I have a deep array of objects like {id, followers}
where followers
repeat the pattern:
{
id: 0, followers: [{
id: 1, followers: [{
id: 11, followers: [{
id: 111, followers: [...]
}]
}]
}, {
id: 2, followers: [{
id: 21, followers: [{
id: 211, followers: [...]
}]
}]
}, {
id: 3, followers: [{
id: 31, followers: [...]
}]
}, ...]
}
I want to walk this tree and create a flattened array of type {id, depth}
I'm using the following recursive function:
function recurse(user, depth = 0, list = []) {
for (const { id } of user.followers) {
list.push({ id, depth });
}
for (const follower of user.followers) {
recurse(
user: follower,
depth: depth + 1,
list
);
}
return list;
}
It goes deeper and deeper into every branch before moving on, which results in something like
[
{ id: 0, depth: 0},
{ id: 1, depth: 1},
{ id: 11, depth: 2},
{ id: 111, depth: 3},
{ id: 1111, depth: 4},
{ id: 11111, depth: 5},
...
{ id: 2, depth: 1},
{ id: 21, depth: 2},
{ id: 211, depth: 3},
...
{ id: 3, depth: 1},
{ id: 31, depth: 2},
{ id: 311, depth: 3},
...
]
But I want this to automatically come out as sorted by depth, like this:
[
{ id: 0, depth: 0},
{ id: 1, depth: 1},
{ id: 2, depth: 1},
{ id: 3, depth: 1},
{ id: 4, depth: 1},
...
{ id: 11, depth: 2},
{ id: 12, depth: 2},
{ id: 13, depth: 2},
...
{ id: 111, depth: 3},
{ id: 211, depth: 3},
...
]
I want to go elements depth-wise, i.e. all elements from depth 0, then all elements from depth 1, and so on.
My implementation doesn't respect the depth order.

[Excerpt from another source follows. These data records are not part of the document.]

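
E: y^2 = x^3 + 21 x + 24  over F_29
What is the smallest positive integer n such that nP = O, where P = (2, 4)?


Compute successive multiples of P until we hit O:
  1P = (2, 4)
  2P = (18, 17)
  3P = (10, 4)
  4P = (17, 25)
  5P = (5, 15)
  6P = (0, 13)
  7P = (11, 22)
  8P = (20, 18)
  ... (continuing to 20P)
  20P = O

ord(P) = 20


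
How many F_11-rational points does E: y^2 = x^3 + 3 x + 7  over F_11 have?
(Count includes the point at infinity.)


For each x in F_11, count y with y^2 = x^3 + 3 x + 7 mod 11:
  x = 1: RHS = 0, y in [0]  -> 1 point(s)
  x = 5: RHS = 4, y in [2, 9]  -> 2 point(s)
  x = 8: RHS = 4, y in [2, 9]  -> 2 point(s)
  x = 9: RHS = 4, y in [2, 9]  -> 2 point(s)
  x = 10: RHS = 3, y in [5, 6]  -> 2 point(s)
Affine points: 9. Add the point at infinity: total = 10.

#E(F_11) = 10


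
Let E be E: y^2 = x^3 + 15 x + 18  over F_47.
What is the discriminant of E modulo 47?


4 a^3 + 27 b^2 = 4*15^3 + 27*18^2 = 13500 + 8748 = 22248
Delta = -16 * (22248) = -355968
Delta mod 47 = 10

Delta = 10 (mod 47)


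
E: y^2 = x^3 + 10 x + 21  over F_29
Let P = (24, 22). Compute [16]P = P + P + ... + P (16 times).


k = 16 = 10000_2 (binary, LSB first: 00001)
Double-and-add from P = (24, 22):
  bit 0 = 0: acc unchanged = O
  bit 1 = 0: acc unchanged = O
  bit 2 = 0: acc unchanged = O
  bit 3 = 0: acc unchanged = O
  bit 4 = 1: acc = O + (12, 19) = (12, 19)

16P = (12, 19)


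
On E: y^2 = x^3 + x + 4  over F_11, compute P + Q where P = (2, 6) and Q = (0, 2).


P != Q, so use the chord formula.
s = (y2 - y1) / (x2 - x1) = (7) / (9) mod 11 = 2
x3 = s^2 - x1 - x2 mod 11 = 2^2 - 2 - 0 = 2
y3 = s (x1 - x3) - y1 mod 11 = 2 * (2 - 2) - 6 = 5

P + Q = (2, 5)


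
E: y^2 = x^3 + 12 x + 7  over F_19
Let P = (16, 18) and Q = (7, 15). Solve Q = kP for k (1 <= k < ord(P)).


Enumerate multiples of P until we hit Q = (7, 15):
  1P = (16, 18)
  2P = (11, 8)
  3P = (15, 3)
  4P = (4, 10)
  5P = (10, 5)
  6P = (13, 17)
  7P = (7, 4)
  8P = (1, 18)
  9P = (2, 1)
  10P = (8, 8)
  11P = (12, 6)
  12P = (0, 11)
  13P = (0, 8)
  14P = (12, 13)
  15P = (8, 11)
  16P = (2, 18)
  17P = (1, 1)
  18P = (7, 15)
Match found at i = 18.

k = 18


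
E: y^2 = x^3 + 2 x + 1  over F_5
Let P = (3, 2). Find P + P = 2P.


Doubling: s = (3 x1^2 + a) / (2 y1)
s = (3*3^2 + 2) / (2*2) mod 5 = 1
x3 = s^2 - 2 x1 mod 5 = 1^2 - 2*3 = 0
y3 = s (x1 - x3) - y1 mod 5 = 1 * (3 - 0) - 2 = 1

2P = (0, 1)


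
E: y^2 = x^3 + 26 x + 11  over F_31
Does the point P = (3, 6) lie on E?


Check whether y^2 = x^3 + 26 x + 11 (mod 31) for (x, y) = (3, 6).
LHS: y^2 = 6^2 mod 31 = 5
RHS: x^3 + 26 x + 11 = 3^3 + 26*3 + 11 mod 31 = 23
LHS != RHS

No, not on the curve


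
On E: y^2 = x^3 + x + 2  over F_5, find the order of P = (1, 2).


Compute successive multiples of P until we hit O:
  1P = (1, 2)
  2P = (4, 0)
  3P = (1, 3)
  4P = O

ord(P) = 4


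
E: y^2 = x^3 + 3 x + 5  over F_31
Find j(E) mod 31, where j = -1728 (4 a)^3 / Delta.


Delta = -16(4 a^3 + 27 b^2) mod 31 = 27
-1728 * (4 a)^3 = -1728 * (4*3)^3 mod 31 = 29
j = 29 * 27^(-1) mod 31 = 16

j = 16 (mod 31)


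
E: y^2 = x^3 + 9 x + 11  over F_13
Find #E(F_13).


For each x in F_13, count y with y^2 = x^3 + 9 x + 11 mod 13:
  x = 3: RHS = 0, y in [0]  -> 1 point(s)
  x = 5: RHS = 12, y in [5, 8]  -> 2 point(s)
  x = 7: RHS = 1, y in [1, 12]  -> 2 point(s)
  x = 8: RHS = 10, y in [6, 7]  -> 2 point(s)
  x = 10: RHS = 9, y in [3, 10]  -> 2 point(s)
  x = 12: RHS = 1, y in [1, 12]  -> 2 point(s)
Affine points: 11. Add the point at infinity: total = 12.

#E(F_13) = 12


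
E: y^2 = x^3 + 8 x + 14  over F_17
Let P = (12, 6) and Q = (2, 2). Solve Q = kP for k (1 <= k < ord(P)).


Enumerate multiples of P until we hit Q = (2, 2):
  1P = (12, 6)
  2P = (2, 15)
  3P = (5, 3)
  4P = (4, 12)
  5P = (9, 13)
  6P = (9, 4)
  7P = (4, 5)
  8P = (5, 14)
  9P = (2, 2)
Match found at i = 9.

k = 9


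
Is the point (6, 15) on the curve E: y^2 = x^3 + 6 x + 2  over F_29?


Check whether y^2 = x^3 + 6 x + 2 (mod 29) for (x, y) = (6, 15).
LHS: y^2 = 15^2 mod 29 = 22
RHS: x^3 + 6 x + 2 = 6^3 + 6*6 + 2 mod 29 = 22
LHS = RHS

Yes, on the curve


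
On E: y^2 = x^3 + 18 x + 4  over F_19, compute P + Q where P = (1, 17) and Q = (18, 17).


P != Q, so use the chord formula.
s = (y2 - y1) / (x2 - x1) = (0) / (17) mod 19 = 0
x3 = s^2 - x1 - x2 mod 19 = 0^2 - 1 - 18 = 0
y3 = s (x1 - x3) - y1 mod 19 = 0 * (1 - 0) - 17 = 2

P + Q = (0, 2)


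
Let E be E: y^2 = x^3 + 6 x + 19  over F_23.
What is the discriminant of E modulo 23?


4 a^3 + 27 b^2 = 4*6^3 + 27*19^2 = 864 + 9747 = 10611
Delta = -16 * (10611) = -169776
Delta mod 23 = 10

Delta = 10 (mod 23)


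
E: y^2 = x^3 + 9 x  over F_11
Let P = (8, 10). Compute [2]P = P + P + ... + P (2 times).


k = 2 = 10_2 (binary, LSB first: 01)
Double-and-add from P = (8, 10):
  bit 0 = 0: acc unchanged = O
  bit 1 = 1: acc = O + (0, 0) = (0, 0)

2P = (0, 0)


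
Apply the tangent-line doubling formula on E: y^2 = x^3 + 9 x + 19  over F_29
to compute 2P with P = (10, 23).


Doubling: s = (3 x1^2 + a) / (2 y1)
s = (3*10^2 + 9) / (2*23) mod 29 = 25
x3 = s^2 - 2 x1 mod 29 = 25^2 - 2*10 = 25
y3 = s (x1 - x3) - y1 mod 29 = 25 * (10 - 25) - 23 = 8

2P = (25, 8)


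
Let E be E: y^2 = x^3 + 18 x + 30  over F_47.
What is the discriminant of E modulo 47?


4 a^3 + 27 b^2 = 4*18^3 + 27*30^2 = 23328 + 24300 = 47628
Delta = -16 * (47628) = -762048
Delta mod 47 = 10

Delta = 10 (mod 47)


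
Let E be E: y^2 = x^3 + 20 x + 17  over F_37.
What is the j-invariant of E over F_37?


Delta = -16(4 a^3 + 27 b^2) mod 37 = 33
-1728 * (4 a)^3 = -1728 * (4*20)^3 mod 37 = 8
j = 8 * 33^(-1) mod 37 = 35

j = 35 (mod 37)


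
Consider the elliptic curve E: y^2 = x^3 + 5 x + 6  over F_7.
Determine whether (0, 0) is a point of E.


Check whether y^2 = x^3 + 5 x + 6 (mod 7) for (x, y) = (0, 0).
LHS: y^2 = 0^2 mod 7 = 0
RHS: x^3 + 5 x + 6 = 0^3 + 5*0 + 6 mod 7 = 6
LHS != RHS

No, not on the curve


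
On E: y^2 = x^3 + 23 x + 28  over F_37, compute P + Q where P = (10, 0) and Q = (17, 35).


P != Q, so use the chord formula.
s = (y2 - y1) / (x2 - x1) = (35) / (7) mod 37 = 5
x3 = s^2 - x1 - x2 mod 37 = 5^2 - 10 - 17 = 35
y3 = s (x1 - x3) - y1 mod 37 = 5 * (10 - 35) - 0 = 23

P + Q = (35, 23)


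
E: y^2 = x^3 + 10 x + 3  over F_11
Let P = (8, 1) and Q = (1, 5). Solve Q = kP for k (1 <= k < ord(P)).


Enumerate multiples of P until we hit Q = (1, 5):
  1P = (8, 1)
  2P = (10, 6)
  3P = (2, 3)
  4P = (6, 2)
  5P = (0, 6)
  6P = (7, 8)
  7P = (1, 5)
Match found at i = 7.

k = 7


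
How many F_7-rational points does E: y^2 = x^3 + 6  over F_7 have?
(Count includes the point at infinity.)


For each x in F_7, count y with y^2 = x^3 + 0 x + 6 mod 7:
  x = 1: RHS = 0, y in [0]  -> 1 point(s)
  x = 2: RHS = 0, y in [0]  -> 1 point(s)
  x = 4: RHS = 0, y in [0]  -> 1 point(s)
Affine points: 3. Add the point at infinity: total = 4.

#E(F_7) = 4


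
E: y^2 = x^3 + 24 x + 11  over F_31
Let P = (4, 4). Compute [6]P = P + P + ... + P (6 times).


k = 6 = 110_2 (binary, LSB first: 011)
Double-and-add from P = (4, 4):
  bit 0 = 0: acc unchanged = O
  bit 1 = 1: acc = O + (11, 26) = (11, 26)
  bit 2 = 1: acc = (11, 26) + (19, 17) = (26, 18)

6P = (26, 18)


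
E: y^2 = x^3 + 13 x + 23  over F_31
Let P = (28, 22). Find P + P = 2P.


Doubling: s = (3 x1^2 + a) / (2 y1)
s = (3*28^2 + 13) / (2*22) mod 31 = 15
x3 = s^2 - 2 x1 mod 31 = 15^2 - 2*28 = 14
y3 = s (x1 - x3) - y1 mod 31 = 15 * (28 - 14) - 22 = 2

2P = (14, 2)


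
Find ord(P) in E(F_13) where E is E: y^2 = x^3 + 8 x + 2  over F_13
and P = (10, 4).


Compute successive multiples of P until we hit O:
  1P = (10, 4)
  2P = (3, 12)
  3P = (9, 6)
  4P = (11, 11)
  5P = (2, 0)
  6P = (11, 2)
  7P = (9, 7)
  8P = (3, 1)
  ... (continuing to 10P)
  10P = O

ord(P) = 10


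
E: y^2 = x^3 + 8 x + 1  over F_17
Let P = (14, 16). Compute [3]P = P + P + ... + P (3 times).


k = 3 = 11_2 (binary, LSB first: 11)
Double-and-add from P = (14, 16):
  bit 0 = 1: acc = O + (14, 16) = (14, 16)
  bit 1 = 1: acc = (14, 16) + (2, 12) = (3, 16)

3P = (3, 16)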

It simply follows the branches as deep as they go first, then moves on to the next branch.
I know I can just sort it later, but other problems prevent me from doing that. Mainly I have duplicate items and I want to filter those out. And while filtering, I want to keep the items with lowest depth. My approach doesn't allow that because it doesn't go through all elements of lowest depth first.
How can I traverse this tree depth-wise instead of branch-wise?